When I set out to develop and teach these courses, I found that most books on this subject were very specialized (for example, dealing only with nanoscale electronics), more focused on research rather then pedagogy (collections of review articles rather than an actual textbook), or not sufficiently technical (more like a series of Scientific American articles rather than a quantitative approach). I have tried to get to the physical basis of nanoscale science, the origins of the fascinating properties of materials at previously inaccessible size scales. A common thread through much of the material is the breakdown of the simplifying approximations that we have made in developing our physical models of macroscopic systems. I've also tried to indicate the underlying connections between some superficially disparate topics (e.g., band theory, coupled mechanical oscillators, and plasmons). Hopefully this approach allows students to develop an intuition for, and the ability to reason critically about, the nanoscale world. By focusing on the fundamentals rather than the latest research results (though those are mentioned when appropriate), I also hope that this text will stand the test of time, rather than appearing dated as soon as it is published. Of course, during the writing of this book, a number of other texts more or less in a similar or complementary spirit have appeared. These include Introduction to Nanoscale Science and Technology, edited by M. Di Ventra, S. Evoy, and J. R. Heflin, Jr. (Springer, 2004); and Introduction to Nanoscience by S. Lindsay (Oxford, 2009).

When teaching this material as a course or course sequence, I recommend supplementing the exercises with short-answer questions based on readings from the current literature.

Nanotechnology has seized both the public and scientific communities' imaginations, and it's not hard to see why. From K. Eric Drexler's and Ray Kurzweil's visions of self-reproducing engineered nanomachines building macroscale structures out of single crystal diamond and swimming through our capillaries repairing damaged cells, to talk of building an elevator directly to geosynchronous orbit, the promise of nanoscale science and engineering has been described to an enthusiastic public. Billions of dollars of research funding have been directed into this area, and further billions of dollars are already being spent on commercial products that are self-described as examples of nanotechnology. Estimates of the global economic impact of nanotechnology in the next ten years exceed $1 trillion, and are rising.
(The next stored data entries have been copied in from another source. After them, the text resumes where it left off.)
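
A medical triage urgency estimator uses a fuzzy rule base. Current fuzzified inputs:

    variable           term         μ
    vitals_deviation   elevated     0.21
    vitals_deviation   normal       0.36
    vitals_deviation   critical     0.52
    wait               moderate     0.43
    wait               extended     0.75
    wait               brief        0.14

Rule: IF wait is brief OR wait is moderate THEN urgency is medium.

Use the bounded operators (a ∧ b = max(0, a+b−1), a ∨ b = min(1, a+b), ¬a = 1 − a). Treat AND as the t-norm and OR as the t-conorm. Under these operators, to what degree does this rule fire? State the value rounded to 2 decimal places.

0.57

firing strength: brief=0.14, moderate=0.43; OR[min(1, a+b)] → w = 0.57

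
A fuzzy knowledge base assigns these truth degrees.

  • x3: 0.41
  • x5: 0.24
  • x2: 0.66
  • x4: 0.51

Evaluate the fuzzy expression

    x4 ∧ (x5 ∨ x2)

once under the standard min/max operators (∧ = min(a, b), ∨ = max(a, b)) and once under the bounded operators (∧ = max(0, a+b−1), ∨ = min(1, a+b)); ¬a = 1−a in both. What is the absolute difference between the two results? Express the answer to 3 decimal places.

0.100

Under standard min/max:
  x5 ∨ x2 = max(a, b) on (0.24, 0.66) = 0.66
  x4 ∧ (x5 ∨ x2) = min(a, b) on (0.51, 0.66) = 0.51
  → value = 0.5100
Under bounded:
  x5 ∨ x2 = min(1, a+b) on (0.24, 0.66) = 0.90
  x4 ∧ (x5 ∨ x2) = max(0, a+b−1) on (0.51, 0.90) = 0.41
  → value = 0.4100
|0.5100 − 0.4100| = 0.100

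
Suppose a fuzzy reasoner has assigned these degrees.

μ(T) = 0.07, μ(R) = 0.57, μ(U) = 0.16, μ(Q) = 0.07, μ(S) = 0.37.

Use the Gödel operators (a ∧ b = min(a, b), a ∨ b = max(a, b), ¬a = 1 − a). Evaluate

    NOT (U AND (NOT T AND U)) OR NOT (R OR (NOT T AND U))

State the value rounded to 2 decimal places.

NOT T = 1 − 0.07 = 0.93
NOT T AND U = min(a, b) on (0.93, 0.16) = 0.16
U AND (NOT T AND U) = min(a, b) on (0.16, 0.16) = 0.16
NOT (U AND (NOT T AND U)) = 1 − 0.16 = 0.84
NOT T = 1 − 0.07 = 0.93
NOT T AND U = min(a, b) on (0.93, 0.16) = 0.16
R OR (NOT T AND U) = max(a, b) on (0.57, 0.16) = 0.57
NOT (R OR (NOT T AND U)) = 1 − 0.57 = 0.43
NOT (U AND (NOT T AND U)) OR NOT (R OR (NOT T AND U)) = max(a, b) on (0.84, 0.43) = 0.84

0.84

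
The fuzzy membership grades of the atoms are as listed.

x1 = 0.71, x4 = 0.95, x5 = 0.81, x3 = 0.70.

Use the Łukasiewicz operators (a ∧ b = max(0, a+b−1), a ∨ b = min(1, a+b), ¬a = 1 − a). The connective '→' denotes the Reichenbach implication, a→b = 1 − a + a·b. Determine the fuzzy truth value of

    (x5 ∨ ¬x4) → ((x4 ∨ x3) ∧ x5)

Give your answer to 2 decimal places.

0.84

¬x4 = 1 − 0.95 = 0.05
x5 ∨ ¬x4 = min(1, a+b) on (0.81, 0.05) = 0.86
x4 ∨ x3 = min(1, a+b) on (0.95, 0.70) = 1.00
(x4 ∨ x3) ∧ x5 = max(0, a+b−1) on (1.00, 0.81) = 0.81
(x5 ∨ ¬x4) → ((x4 ∨ x3) ∧ x5)  [Reichenbach: 1 − a + a·b] with a=0.86, b=0.81 → 0.84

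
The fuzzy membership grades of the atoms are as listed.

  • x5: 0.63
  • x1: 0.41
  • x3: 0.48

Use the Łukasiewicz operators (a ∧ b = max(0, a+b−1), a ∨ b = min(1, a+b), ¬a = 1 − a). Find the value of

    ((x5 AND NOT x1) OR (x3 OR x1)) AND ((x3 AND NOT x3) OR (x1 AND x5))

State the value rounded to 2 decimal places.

0.04

NOT x1 = 1 − 0.41 = 0.59
x5 AND NOT x1 = max(0, a+b−1) on (0.63, 0.59) = 0.22
x3 OR x1 = min(1, a+b) on (0.48, 0.41) = 0.89
(x5 AND NOT x1) OR (x3 OR x1) = min(1, a+b) on (0.22, 0.89) = 1.00
NOT x3 = 1 − 0.48 = 0.52
x3 AND NOT x3 = max(0, a+b−1) on (0.48, 0.52) = 0.00
x1 AND x5 = max(0, a+b−1) on (0.41, 0.63) = 0.04
(x3 AND NOT x3) OR (x1 AND x5) = min(1, a+b) on (0.00, 0.04) = 0.04
((x5 AND NOT x1) OR (x3 OR x1)) AND ((x3 AND NOT x3) OR (x1 AND x5)) = max(0, a+b−1) on (1.00, 0.04) = 0.04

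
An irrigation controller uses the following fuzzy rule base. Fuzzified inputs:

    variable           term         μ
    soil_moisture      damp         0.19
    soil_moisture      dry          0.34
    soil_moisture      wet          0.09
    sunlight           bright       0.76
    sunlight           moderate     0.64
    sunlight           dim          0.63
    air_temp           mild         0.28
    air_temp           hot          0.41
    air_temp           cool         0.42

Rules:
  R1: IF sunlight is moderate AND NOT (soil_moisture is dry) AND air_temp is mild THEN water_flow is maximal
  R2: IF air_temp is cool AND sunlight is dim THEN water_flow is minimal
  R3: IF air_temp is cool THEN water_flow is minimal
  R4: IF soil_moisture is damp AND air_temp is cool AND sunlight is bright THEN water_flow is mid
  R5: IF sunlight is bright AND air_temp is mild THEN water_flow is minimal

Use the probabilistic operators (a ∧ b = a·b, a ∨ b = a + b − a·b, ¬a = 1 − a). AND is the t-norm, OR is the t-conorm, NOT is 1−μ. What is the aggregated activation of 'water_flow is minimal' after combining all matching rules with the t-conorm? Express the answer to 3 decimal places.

0.664

R1: moderate=0.64, ¬dry=1−0.34=0.66, mild=0.28; AND[a·b] → w = 0.1183
R2: cool=0.42, dim=0.63; AND[a·b] → w = 0.2646
R3: cool=0.42 → w = 0.4200
R4: damp=0.19, cool=0.42, bright=0.76; AND[a·b] → w = 0.0606
R5: bright=0.76, mild=0.28; AND[a·b] → w = 0.2128
Rules with consequent 'minimal': {R2, R3, R5} → strengths 0.2646, 0.4200, 0.2128
Aggregate via t-conorm [a + b − a·b]: 0.6642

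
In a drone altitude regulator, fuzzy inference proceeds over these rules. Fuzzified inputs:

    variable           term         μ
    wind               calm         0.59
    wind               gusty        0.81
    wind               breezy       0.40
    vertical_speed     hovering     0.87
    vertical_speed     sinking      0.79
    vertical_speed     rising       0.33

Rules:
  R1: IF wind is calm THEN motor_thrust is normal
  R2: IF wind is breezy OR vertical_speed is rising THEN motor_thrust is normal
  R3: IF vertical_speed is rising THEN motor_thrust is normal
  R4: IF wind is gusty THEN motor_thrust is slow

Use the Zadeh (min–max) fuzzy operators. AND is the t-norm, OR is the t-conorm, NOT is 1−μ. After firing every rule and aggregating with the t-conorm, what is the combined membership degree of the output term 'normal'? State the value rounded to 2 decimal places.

R1: calm=0.59 → w = 0.59
R2: breezy=0.40, rising=0.33; OR[max(a, b)] → w = 0.40
R3: rising=0.33 → w = 0.33
R4: gusty=0.81 → w = 0.81
Rules with consequent 'normal': {R1, R2, R3} → strengths 0.59, 0.40, 0.33
Aggregate via t-conorm [max(a, b)]: 0.59

0.59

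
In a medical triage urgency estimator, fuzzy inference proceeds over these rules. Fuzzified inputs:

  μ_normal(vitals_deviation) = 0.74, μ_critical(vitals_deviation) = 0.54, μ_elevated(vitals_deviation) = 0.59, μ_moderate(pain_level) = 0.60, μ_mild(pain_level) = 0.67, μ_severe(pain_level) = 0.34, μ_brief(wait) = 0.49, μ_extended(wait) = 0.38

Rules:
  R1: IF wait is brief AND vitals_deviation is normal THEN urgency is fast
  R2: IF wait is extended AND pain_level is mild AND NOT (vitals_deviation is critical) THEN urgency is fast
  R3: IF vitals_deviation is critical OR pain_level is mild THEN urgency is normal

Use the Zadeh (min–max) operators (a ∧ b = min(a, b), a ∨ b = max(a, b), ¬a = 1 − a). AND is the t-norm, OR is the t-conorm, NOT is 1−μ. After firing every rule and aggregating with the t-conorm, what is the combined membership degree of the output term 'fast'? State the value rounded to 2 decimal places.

R1: brief=0.49, normal=0.74; AND[min(a, b)] → w = 0.49
R2: extended=0.38, mild=0.67, ¬critical=1−0.54=0.46; AND[min(a, b)] → w = 0.38
R3: critical=0.54, mild=0.67; OR[max(a, b)] → w = 0.67
Rules with consequent 'fast': {R1, R2} → strengths 0.49, 0.38
Aggregate via t-conorm [max(a, b)]: 0.49

0.49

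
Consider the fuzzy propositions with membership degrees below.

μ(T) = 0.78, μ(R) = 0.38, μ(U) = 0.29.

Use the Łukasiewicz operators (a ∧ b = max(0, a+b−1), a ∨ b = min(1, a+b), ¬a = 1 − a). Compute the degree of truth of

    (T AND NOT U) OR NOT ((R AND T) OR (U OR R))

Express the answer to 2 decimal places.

NOT U = 1 − 0.29 = 0.71
T AND NOT U = max(0, a+b−1) on (0.78, 0.71) = 0.49
R AND T = max(0, a+b−1) on (0.38, 0.78) = 0.16
U OR R = min(1, a+b) on (0.29, 0.38) = 0.67
(R AND T) OR (U OR R) = min(1, a+b) on (0.16, 0.67) = 0.83
NOT ((R AND T) OR (U OR R)) = 1 − 0.83 = 0.17
(T AND NOT U) OR NOT ((R AND T) OR (U OR R)) = min(1, a+b) on (0.49, 0.17) = 0.66

0.66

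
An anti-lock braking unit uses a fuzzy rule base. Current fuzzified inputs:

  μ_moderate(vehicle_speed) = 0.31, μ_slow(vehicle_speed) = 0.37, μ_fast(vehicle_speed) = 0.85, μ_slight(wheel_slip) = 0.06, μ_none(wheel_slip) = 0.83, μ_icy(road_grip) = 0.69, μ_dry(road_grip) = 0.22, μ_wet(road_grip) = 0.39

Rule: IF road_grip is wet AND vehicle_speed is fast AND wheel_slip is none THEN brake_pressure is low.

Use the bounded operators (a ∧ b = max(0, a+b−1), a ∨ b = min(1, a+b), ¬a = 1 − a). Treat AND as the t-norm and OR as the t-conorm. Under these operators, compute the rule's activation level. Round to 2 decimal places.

firing strength: wet=0.39, fast=0.85, none=0.83; AND[max(0, a+b−1)] → w = 0.07

0.07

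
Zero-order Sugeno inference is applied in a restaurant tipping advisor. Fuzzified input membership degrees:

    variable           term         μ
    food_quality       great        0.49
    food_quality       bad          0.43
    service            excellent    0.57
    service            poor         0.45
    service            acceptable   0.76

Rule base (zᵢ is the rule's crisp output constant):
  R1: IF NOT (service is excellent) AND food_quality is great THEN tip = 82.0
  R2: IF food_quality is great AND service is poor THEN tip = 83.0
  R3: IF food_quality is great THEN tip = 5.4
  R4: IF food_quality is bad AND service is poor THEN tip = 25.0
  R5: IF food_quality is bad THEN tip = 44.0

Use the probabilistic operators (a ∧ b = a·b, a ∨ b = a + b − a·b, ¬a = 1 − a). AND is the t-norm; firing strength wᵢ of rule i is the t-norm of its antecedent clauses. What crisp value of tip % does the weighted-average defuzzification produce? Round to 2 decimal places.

40.13

R1 (z=82.0): ¬excellent=1−0.57=0.43, great=0.49; AND[a·b] → w = 0.2107
R2 (z=83.0): great=0.49, poor=0.45; AND[a·b] → w = 0.2205
R3 (z=5.4): great=0.49 → w = 0.4900
R4 (z=25.0): bad=0.43, poor=0.45; AND[a·b] → w = 0.1935
R5 (z=44.0): bad=0.43 → w = 0.4300
Weighted average = (0.2107·82.0 + 0.2205·83.0 + 0.4900·5.4 + 0.1935·25.0 + 0.4300·44.0) / (0.2107 + 0.2205 + 0.4900 + 0.1935 + 0.4300)
  = 61.9824 / 1.5447 = 40.13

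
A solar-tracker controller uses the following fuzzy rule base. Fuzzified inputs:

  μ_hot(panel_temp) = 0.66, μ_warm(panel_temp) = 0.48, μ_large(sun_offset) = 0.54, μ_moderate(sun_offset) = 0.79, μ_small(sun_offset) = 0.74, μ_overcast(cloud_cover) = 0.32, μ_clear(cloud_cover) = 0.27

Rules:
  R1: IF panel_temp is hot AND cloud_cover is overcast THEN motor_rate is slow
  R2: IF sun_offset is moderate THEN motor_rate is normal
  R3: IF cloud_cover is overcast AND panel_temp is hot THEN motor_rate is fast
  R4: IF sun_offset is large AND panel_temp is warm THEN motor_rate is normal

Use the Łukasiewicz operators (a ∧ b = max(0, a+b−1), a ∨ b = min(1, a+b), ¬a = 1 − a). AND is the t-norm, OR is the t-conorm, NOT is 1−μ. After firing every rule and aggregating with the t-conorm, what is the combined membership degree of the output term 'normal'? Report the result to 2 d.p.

0.81

R1: hot=0.66, overcast=0.32; AND[max(0, a+b−1)] → w = 0.00
R2: moderate=0.79 → w = 0.79
R3: overcast=0.32, hot=0.66; AND[max(0, a+b−1)] → w = 0.00
R4: large=0.54, warm=0.48; AND[max(0, a+b−1)] → w = 0.02
Rules with consequent 'normal': {R2, R4} → strengths 0.79, 0.02
Aggregate via t-conorm [min(1, a+b)]: 0.81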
How seriously should we take these exciting visions? Is nanotechnology a “disruptive technology”, a distinct advance that will reshape the world? What are the real potential impacts of the ability to engineer the structure and composition of materials on the nanometer scale? What are the limitations imposed by Nature (that is, physics and chemistry) on what is possible? What physical principles become relevant at small scales that on the one hand set limitations, but on the other provide new opportunities? What scientific questions remain to be answered at the nanometer scale, and why? How can people manipulate and characterize materials on these scales?

Hopefully this book will help you answer these questions, or at least give you a good idea of what to consider when trying. Even though the nanometer scale is very different from our everyday experience, it is possible to develop an intuition about how matter will behave at that extremely small level.

What is nanotechnology?

Nanotechnology is an extraordinarily broad term. According to the US government, nanotechnology is “Research and technology development at the atomic, molecular or macromolecular levels, in the length scale of approximately 1 – 100 nanometer range, to provide a fundamental understanding of phenomena and materials at the nanoscale and to create and use structures, devices and systems that have novel properties and functions because of their small and/or intermediate size.”